That is awesome for you !!! I only wish I ould be so lucky to find one.


----------



## VivaEmptinessRoses (Mar 31, 2010)

Congratulations!!!


----------



## kiwikiwi (Jul 27, 2009)

That's the pure truth right there, 2012 will be an amazing year for everybody, I am about to get a boyfriend too!


----------



## Just Tony (Oct 4, 2010)

VivaEmptinessRoses said:


> Congratulations!!!


Err.... Read the posts in the thread miss. This relationship ended not to long ago.
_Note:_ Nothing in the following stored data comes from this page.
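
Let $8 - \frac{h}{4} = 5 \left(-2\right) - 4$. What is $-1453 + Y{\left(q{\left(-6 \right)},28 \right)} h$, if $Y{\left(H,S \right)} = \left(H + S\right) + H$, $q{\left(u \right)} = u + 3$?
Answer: $483$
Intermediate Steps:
$q{\left(u \right)} = 3 + u$
$Y{\left(H,S \right)} = S + 2 H$
$h = 88$ ($h = 32 - 4 \left(5 \left(-2\right) - 4\right) = 32 - 4 \left(-10 - 4\right) = 32 - -56 = 32 + 56 = 88$)
$-1453 + Y{\left(q{\left(-6 \right)},28 \right)} h = -1453 + \left(28 + 2 \left(3 - 6\right)\right) 88 = -1453 + \left(28 + 2 \left(-3\right)\right) 88 = -1453 + \left(28 - 6\right) 88 = -1453 + 22 \cdot 88 = -1453 + 1936 = 483$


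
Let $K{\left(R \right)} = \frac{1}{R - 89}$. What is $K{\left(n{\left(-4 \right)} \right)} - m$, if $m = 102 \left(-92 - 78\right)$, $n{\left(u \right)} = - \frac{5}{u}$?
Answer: $\frac{6086336}{351} \approx 17340.0$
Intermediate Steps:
$K{\left(R \right)} = \frac{1}{-89 + R}$
$m = -17340$ ($m = 102 \left(-170\right) = -17340$)
$K{\left(n{\left(-4 \right)} \right)} - m = \frac{1}{-89 - \frac{5}{-4}} - -17340 = \frac{1}{-89 - - \frac{5}{4}} + 17340 = \frac{1}{-89 + \frac{5}{4}} + 17340 = \frac{1}{- \frac{351}{4}} + 17340 = - \frac{4}{351} + 17340 = \frac{6086336}{351}$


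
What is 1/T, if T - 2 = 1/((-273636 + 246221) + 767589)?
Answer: 740174/1480349 ≈ 0.50000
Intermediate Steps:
T = 1480349/740174 (T = 2 + 1/((-273636 + 246221) + 767589) = 2 + 1/(-27415 + 767589) = 2 + 1/740174 = 1480349/740174 ≈ 2.0000)
1/T = 1/(1480349/740174) = 740174/1480349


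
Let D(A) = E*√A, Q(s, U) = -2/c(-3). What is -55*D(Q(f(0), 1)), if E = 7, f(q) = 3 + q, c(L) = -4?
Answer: -385*√2/2 ≈ -272.24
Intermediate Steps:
Q(s, U) = ½ (Q(s, U) = -2/(-4) = -2*(-¼) = ½)
D(A) = 7*√A
-55*D(Q(f(0), 1)) = -385*√(½) = -385*√2/2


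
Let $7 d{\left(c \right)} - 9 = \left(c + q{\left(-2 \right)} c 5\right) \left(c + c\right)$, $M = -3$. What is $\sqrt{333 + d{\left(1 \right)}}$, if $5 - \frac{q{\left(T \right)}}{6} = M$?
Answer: $\frac{\sqrt{19754}}{7} \approx 20.078$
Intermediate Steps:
$q{\left(T \right)} = 48$ ($q{\left(T \right)} = 30 - -18 = 30 + 18 = 48$)
$d{\left(c \right)} = \frac{9}{7} + \frac{482 c^{2}}{7}$ ($d{\left(c \right)} = \frac{9}{7} + \frac{\left(c + 48 c 5\right) \left(c + c\right)}{7} = \frac{9}{7} + \frac{\left(c + 240 c\right) 2 c}{7} = \frac{9}{7} + \frac{241 c 2 c}{7} = \frac{9}{7} + \frac{482 c^{2}}{7}$)
$\sqrt{333 + d{\left(1 \right)}} = \sqrt{333 + \left(\frac{9}{7} + \frac{482 \cdot 1^{2}}{7}\right)} = \sqrt{333 + \left(\frac{9}{7} + \frac{482}{7} \cdot 1\right)} = \sqrt{333 + \left(\frac{9}{7} + \frac{482}{7}\right)} = \sqrt{333 + \frac{491}{7}} = \sqrt{\frac{2822}{7}} = \frac{\sqrt{19754}}{7}$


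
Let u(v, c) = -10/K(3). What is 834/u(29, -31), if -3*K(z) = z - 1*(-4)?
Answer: 973/5 ≈ 194.60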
Edit:KiwiKiwi no you are not going crazy. I accidently quoted you. Dont worry post had nothing to do with you.


----------



## _AJ_ (Jan 23, 2008)

congratulations on living life!! you cant control other people, but you can control yourself and your ability to live life. excellent work!


----------



## Meta14 (Jan 22, 2012)

You have defeated me in number girlfriends had. Sir, you have my blessing.


----------



## bran808 (Apr 27, 2011)

Just an update. Well I'm not sure how I did it, but I managed to charm her friend over the phone.....in less then a week. Its probably just a teenage thing. Also I found her soft spot to be poetry. I'm a great writer when I choose to write, hence English honors. However I normally choose not too -_-, except for girls.


----------